Even though I’m quite schooled on the advantages of leasing equipment and I’ve spoken about it in this blog previously, I never really expressed just how flexible it is, and how it could help companies of any size, no matter their goals.
I also never really got into the accounting principles of leasing, and how the different types of accounting look at leasing. This is actually an important part of the leasing equation, and we should discuss it.
So let’s start a new series on leasing. In the weeks that follow, we’ll discuss:
- The Two Different Accounting Principles – Book Accounting and Tax Accounting.
- How the Two Accounting Principles View Leasing.
- The Advantages of Leasing – Taxes and Balance Sheets.
- Types of Leases and How They Help Companies.
We’ll dive deeper into these topics, but for now, I’m going to give a very big-picture overview: There are generally two main ways a lease can be viewed in an accounting sense – depending on the type of lease, either the leased equipment is seen as “owned” by the company in a tax and balance sheet sense, or it isn’t.

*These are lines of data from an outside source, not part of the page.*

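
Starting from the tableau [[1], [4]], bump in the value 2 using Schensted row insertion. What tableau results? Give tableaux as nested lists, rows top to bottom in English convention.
2 is larger than every entry of row 1, so it is appended to row 1. The new tableau is [[1, 2], [4]].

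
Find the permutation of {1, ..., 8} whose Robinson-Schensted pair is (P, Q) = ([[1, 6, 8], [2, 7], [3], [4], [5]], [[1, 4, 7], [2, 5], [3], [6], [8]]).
Reverse the RSK construction: for i from n down to 1, find the cell of Q containing i, remove the entry at that cell from P, and reverse-bump it up through P; the value ejected from row 1 is w(i).

Step i=8: Q has 8 at row 5, column 1; remove 5 from row 5 of P and reverse-bump: 5 enters row 4 and ejects 4; 4 enters row 3 and ejects 3; 3 enters row 2 and ejects 2; 2 enters row 1 and ejects 1. So w(8) = 1. P is now [[2, 6, 8], [3, 7], [4], [5]].
Step i=7: Q has 7 at row 1, column 3; remove that cell from P, ejecting 8. So w(7) = 8. P is now [[2, 6], [3, 7], [4], [5]].
Step i=6: Q has 6 at row 4, column 1; remove 5 from row 4 of P and reverse-bump: 5 enters row 3 and ejects 4; 4 enters row 2 and ejects 3; 3 enters row 1 and ejects 2. So w(6) = 2. P is now [[3, 6], [4, 7], [5]].
Step i=5: Q has 5 at row 2, column 2; remove 7 from row 2 of P and reverse-bump: 7 enters row 1 and ejects 6. So w(5) = 6. P is now [[3, 7], [4], [5]].
Step i=4: Q has 4 at row 1, column 2; remove that cell from P, ejecting 7. So w(4) = 7. P is now [[3], [4], [5]].
Step i=3: Q has 3 at row 3, column 1; remove 5 from row 3 of P and reverse-bump: 5 enters row 2 and ejects 4; 4 enters row 1 and ejects 3. So w(3) = 3. P is now [[4], [5]].
Step i=2: Q has 2 at row 2, column 1; remove 5 from row 2 of P and reverse-bump: 5 enters row 1 and ejects 4. So w(2) = 4. P is now [[5]].
Step i=1: Q has 1 at row 1, column 1; remove that cell from P, ejecting 5. So w(1) = 5. P is now [].

So w = 5 4 3 7 6 2 8 1.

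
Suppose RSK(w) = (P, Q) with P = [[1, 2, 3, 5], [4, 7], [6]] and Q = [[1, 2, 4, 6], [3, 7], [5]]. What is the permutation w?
1 6 2 4 3 7 5

Reverse the RSK construction: for i from n down to 1, find the cell of Q containing i, remove the entry at that cell from P, and reverse-bump it up through P; the value ejected from row 1 is w(i).

Step i=7: Q has 7 at row 2, column 2; remove 7 from row 2 of P and reverse-bump: 7 enters row 1 and ejects 5. So w(7) = 5. P is now [[1, 2, 3, 7], [4], [6]].
Step i=6: Q has 6 at row 1, column 4; remove that cell from P, ejecting 7. So w(6) = 7. P is now [[1, 2, 3], [4], [6]].
Step i=5: Q has 5 at row 3, column 1; remove 6 from row 3 of P and reverse-bump: 6 enters row 2 and ejects 4; 4 enters row 1 and ejects 3. So w(5) = 3. P is now [[1, 2, 4], [6]].
Step i=4: Q has 4 at row 1, column 3; remove that cell from P, ejecting 4. So w(4) = 4. P is now [[1, 2], [6]].
Step i=3: Q has 3 at row 2, column 1; remove 6 from row 2 of P and reverse-bump: 6 enters row 1 and ejects 2. So w(3) = 2. P is now [[1, 6]].
Step i=2: Q has 2 at row 1, column 2; remove that cell from P, ejecting 6. So w(2) = 6. P is now [[1]].
Step i=1: Q has 1 at row 1, column 1; remove that cell from P, ejecting 1. So w(1) = 1. P is now [].

So w = 1 6 2 4 3 7 5.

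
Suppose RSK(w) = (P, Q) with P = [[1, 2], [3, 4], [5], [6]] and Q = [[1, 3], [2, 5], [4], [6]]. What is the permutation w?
6 3 5 1 4 2

Reverse the RSK construction: for i from n down to 1, find the cell of Q containing i, remove the entry at that cell from P, and reverse-bump it up through P; the value ejected from row 1 is w(i).

Step i=6: Q has 6 at row 4, column 1; remove 6 from row 4 of P and reverse-bump: 6 enters row 3 and ejects 5; 5 enters row 2 and ejects 4; 4 enters row 1 and ejects 2. So w(6) = 2. P is now [[1, 4], [3, 5], [6]].
Step i=5: Q has 5 at row 2, column 2; remove 5 from row 2 of P and reverse-bump: 5 enters row 1 and ejects 4. So w(5) = 4. P is now [[1, 5], [3], [6]].
Step i=4: Q has 4 at row 3, column 1; remove 6 from row 3 of P and reverse-bump: 6 enters row 2 and ejects 3; 3 enters row 1 and ejects 1. So w(4) = 1. P is now [[3, 5], [6]].
Step i=3: Q has 3 at row 1, column 2; remove that cell from P, ejecting 5. So w(3) = 5. P is now [[3], [6]].
Step i=2: Q has 2 at row 2, column 1; remove 6 from row 2 of P and reverse-bump: 6 enters row 1 and ejects 3. So w(2) = 3. P is now [[6]].
Step i=1: Q has 1 at row 1, column 1; remove that cell from P, ejecting 6. So w(1) = 6. P is now [].

So w = 6 3 5 1 4 2.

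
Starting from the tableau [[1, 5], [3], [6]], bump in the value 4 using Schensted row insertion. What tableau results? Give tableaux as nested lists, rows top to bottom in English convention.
[[1, 4], [3, 5], [6]]

In row 1, 4 replaces 5 (the leftmost entry greater than 4); 5 is bumped to row 2. 5 is appended to row 2. The new tableau is [[1, 4], [3, 5], [6]].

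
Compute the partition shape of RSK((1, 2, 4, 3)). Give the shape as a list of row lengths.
[3, 1]

Row-insert each entry into an empty tableau.

After inserting 1: P = [[1]].
After inserting 2: P = [[1, 2]].
After inserting 4: P = [[1, 2, 4]].
After inserting 3: P = [[1, 2, 3], [4]].

The final insertion tableau P = [[1, 2, 3], [4]] has shape [3, 1].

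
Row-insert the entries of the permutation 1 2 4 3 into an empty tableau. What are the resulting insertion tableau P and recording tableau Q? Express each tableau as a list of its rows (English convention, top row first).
Insert each entry of the permutation into P by Schensted row insertion, recording in Q the position of each new cell.

Insert 1: appended to row 1. P = [[1]].
Insert 2: appended to row 1. P = [[1, 2]].
Insert 4: appended to row 1. P = [[1, 2, 4]].
Insert 3: 3 bumps 4 from row 1; 4 starts row 2. P = [[1, 2, 3], [4]].

So P = [[1, 2, 3], [4]], Q = [[1, 2, 3], [4]].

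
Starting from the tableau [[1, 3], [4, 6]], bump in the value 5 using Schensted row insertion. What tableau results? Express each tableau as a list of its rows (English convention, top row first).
5 is larger than every entry of row 1, so it is appended to row 1. The new tableau is [[1, 3, 5], [4, 6]].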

There are advantages to both ways, depending on a company’s size and goals. Some companies (usually smaller businesses) want the tax advantages of ownership, including claiming a Section 179 deduction. So they will choose a lease structure that offers that.
A larger company may prefer to keep the leased equipment off the balance sheet, and have it viewed almost akin to a “rental”. They cannot claim a tax deduction or depreciation of course, but they can also treat the equipment as an expense, which has its own set of advantages (for example, expenses may not need board approval, where capital expenditures may).